Even forgoing the formal mathematics of Bayes’ Theorem, the legal career of any lawyer could benefit from embracing a Bayesian mindset when considering evidence, and making decisions. There are three lessons from Bayes’ that can benefit anyone who needs to evaluate evidence and make decisions. First, carefully evaluate the impact of prior beliefs when reviewing evidence. Bayes’ Theorem requires that we make explicit what is often implicit: we interpret evidence in light of our own prior beliefs. This “bias” may be appropriate, as our prior experiences can be very informative. However, becoming more aware of our own inherent bias can help us recognize when that bias may be inappropriate or even misleading.
Second, thoroughly consider other explanations for evidence. Bayesian analysis requires researchers to evaluate the likelihood that the evidence might be explained by something other than their preferred hypothesis.

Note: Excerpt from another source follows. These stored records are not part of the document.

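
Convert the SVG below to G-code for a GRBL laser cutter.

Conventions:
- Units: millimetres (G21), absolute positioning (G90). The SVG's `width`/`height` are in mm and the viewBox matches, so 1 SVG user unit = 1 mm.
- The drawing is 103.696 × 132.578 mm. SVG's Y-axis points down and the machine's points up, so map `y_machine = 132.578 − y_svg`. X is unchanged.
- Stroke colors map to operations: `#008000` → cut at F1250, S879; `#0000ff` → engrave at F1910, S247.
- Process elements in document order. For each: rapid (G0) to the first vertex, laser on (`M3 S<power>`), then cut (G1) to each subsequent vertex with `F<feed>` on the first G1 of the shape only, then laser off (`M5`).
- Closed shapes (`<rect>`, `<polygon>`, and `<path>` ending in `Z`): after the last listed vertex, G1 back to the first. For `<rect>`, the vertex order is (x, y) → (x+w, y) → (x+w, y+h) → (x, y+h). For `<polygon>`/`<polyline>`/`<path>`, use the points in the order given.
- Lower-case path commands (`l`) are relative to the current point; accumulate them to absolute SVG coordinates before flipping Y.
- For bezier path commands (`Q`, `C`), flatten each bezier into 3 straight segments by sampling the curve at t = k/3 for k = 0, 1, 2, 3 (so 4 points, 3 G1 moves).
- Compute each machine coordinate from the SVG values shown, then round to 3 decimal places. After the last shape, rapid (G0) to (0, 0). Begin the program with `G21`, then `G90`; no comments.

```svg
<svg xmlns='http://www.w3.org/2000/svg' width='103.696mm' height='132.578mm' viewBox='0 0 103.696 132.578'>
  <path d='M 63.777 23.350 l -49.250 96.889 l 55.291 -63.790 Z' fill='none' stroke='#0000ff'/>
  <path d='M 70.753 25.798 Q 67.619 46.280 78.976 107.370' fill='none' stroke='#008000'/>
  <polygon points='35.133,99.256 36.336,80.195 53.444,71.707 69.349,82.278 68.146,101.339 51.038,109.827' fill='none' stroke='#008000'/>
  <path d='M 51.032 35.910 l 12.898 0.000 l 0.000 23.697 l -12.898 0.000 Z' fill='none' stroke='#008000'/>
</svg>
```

G21
G90
G0 X63.777 Y109.228
M3 S247
G1 X14.527 Y12.339 F1910
G1 X69.818 Y76.129
G1 X63.777 Y109.228
M5
G0 X70.753 Y106.780
M3 S879
G1 X70.274 Y88.613 F1250
G1 X73.015 Y61.423
G1 X78.976 Y25.208
M5
G0 X35.133 Y33.322
M3 S879
G1 X36.336 Y52.383 F1250
G1 X53.444 Y60.871
G1 X69.349 Y50.300
G1 X68.146 Y31.239
G1 X51.038 Y22.751
G1 X35.133 Y33.322
M5
G0 X51.032 Y96.668
M3 S879
G1 X63.930 Y96.668 F1250
G1 X63.930 Y72.971
G1 X51.032 Y72.971
G1 X51.032 Y96.668
M5
G0 X0.000 Y0.000

1 u = 1 mm; y_m = 132.578 − y.

[1] `<path>` closed polygon, #0000ff→engrave S247 F1910: (63.777,109.228) → (14.527,12.339) → (69.818,76.129) → (63.777,109.228) (closed)

[2] `<path>` quadratic bezier, #008000→cut S879 F1250: (70.753,106.780) → (70.274,88.613) → (73.015,61.423) → (78.976,25.208)

[3] `<polygon>` regular polygon, #008000→cut S879 F1250: (35.133,33.322) → (36.336,52.383) → (53.444,60.871) → (69.349,50.300) → (68.146,31.239) → (51.038,22.751) → (35.133,33.322) (closed)

[4] `<path>` rectangle, #008000→cut S879 F1250: (51.032,96.668) → (63.930,96.668) → (63.930,72.971) → (51.032,72.971) → (51.032,96.668) (closed)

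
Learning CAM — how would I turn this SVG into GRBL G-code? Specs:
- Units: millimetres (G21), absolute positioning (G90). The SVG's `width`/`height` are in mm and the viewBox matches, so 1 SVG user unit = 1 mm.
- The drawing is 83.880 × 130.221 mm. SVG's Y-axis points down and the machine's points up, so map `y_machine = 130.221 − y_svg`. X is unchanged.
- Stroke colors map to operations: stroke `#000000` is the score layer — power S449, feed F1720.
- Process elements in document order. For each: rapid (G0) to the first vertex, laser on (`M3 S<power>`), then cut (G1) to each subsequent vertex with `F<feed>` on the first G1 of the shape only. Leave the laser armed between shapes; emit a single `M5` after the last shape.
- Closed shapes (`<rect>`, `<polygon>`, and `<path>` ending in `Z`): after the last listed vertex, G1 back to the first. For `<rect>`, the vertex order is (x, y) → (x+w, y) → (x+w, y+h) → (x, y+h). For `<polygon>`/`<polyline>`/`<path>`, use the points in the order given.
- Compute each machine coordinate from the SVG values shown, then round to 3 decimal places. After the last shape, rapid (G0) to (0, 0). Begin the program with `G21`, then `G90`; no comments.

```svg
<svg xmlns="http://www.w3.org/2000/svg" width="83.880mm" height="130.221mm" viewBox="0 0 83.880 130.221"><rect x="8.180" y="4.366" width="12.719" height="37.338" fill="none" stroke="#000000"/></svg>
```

G21
G90
G0 X8.180 Y125.855
M3 S449
G1 X20.899 Y125.855 F1720
G1 X20.899 Y88.517
G1 X8.180 Y88.517
G1 X8.180 Y125.855
M5
G0 X0.000 Y0.000

viewBox `0 0 83.880 130.221` with mm width/height → 1 unit = 1 mm. Flip: y_m = 130.221 − y_svg.

**Shape 1** — `<rect>` rectangle, stroke `#000000` → score (S449, F1720). Machine vertices: (8.180,125.855) → (20.899,125.855) → (20.899,88.517) → (8.180,88.517) → (8.180,125.855). Closed: final G1 returns to the first vertex.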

It requires understanding other potential explanations, such as false positives. Simply stepping back to consider other potential explanations of the same data can prevent myopic decision-making.
Third, and finally, think of decision-making as an iterative process that is never finished. At its core, Bayesian analysis relies on repeatedly integrating new evidence with what one already knows. New evidence can always help refine a prediction, and no prediction is ever perfected. Bayesian analysis suggests that we can absorb new evidence in rigorous and principled ways while recognizing that 100% certainty is rarely, if ever, warranted. Instead, policymaking and law are part of life’s constant journey toward a better, but never perfect, understanding of the world. Bayesian analysis can help guide us on that journey.